The order of shells is: 1s_{1/2}, 1p_{3/2}, 1p_{1/2}, 1d_{5/2}, 2s_{1/2}, 1d_{3/2}, 1f_{7/2}
The Attempt at a Solution
First off, O-15 has 8 protons and 7 neutrons, so the ground state config is given by
protons: (1s_\frac{1}{2})^2(1p_\frac{3}{2})^4(1p_\frac{1}{2})^2
neutrons: (1s_\frac{1}{2})^2(1p_\frac{3}{2})^4(1p_\frac{1}{2})^1
so for the neutrons we have (1p_\frac{1}{2})^{-1}. This has a spin of 1/2 and l_p = 1, so the parity is -1, hence the state (1/2)-, confirming the ground state.

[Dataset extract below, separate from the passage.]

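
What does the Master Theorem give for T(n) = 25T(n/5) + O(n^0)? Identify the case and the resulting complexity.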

For the first excited state, we need the parity to be (1/2)+. Here is where my first confusion is. Can the 1p_{1/2} in the protons be promoted? If so, how high can it be promoted. For example, let's say it is promoted to the next subshell, 1d_{5/2}
protons: (1s_\frac{1}{2})^2(1p_\frac{3}{2})^4(1p_\frac{1}{2})^2
neutrons: (1s_\frac{1}{2})^2(1p_\frac{3}{2})^4(1d_\frac{5}{2})^1
Does this make the spin-parity (5/2)+? Or do we have to take something into account for the fact that there is now no neutrons in the 1p_{1/2} subshell (thus a gap between the protons in the 1p_{3/2} and the proton in the excited subshell 1d_{5/2}), yet there are 2 in the 1p_{1/2} for the neutrons.
are other valid 'excitations' to have a neutron in the 1s_{1/2} or 1p_{3/2} be promoted to the 1p_{1/2} shell, thus creating a spin parity of (1/2)+ and (3/2)- respectively? If these are right, I think I have the first 3 states.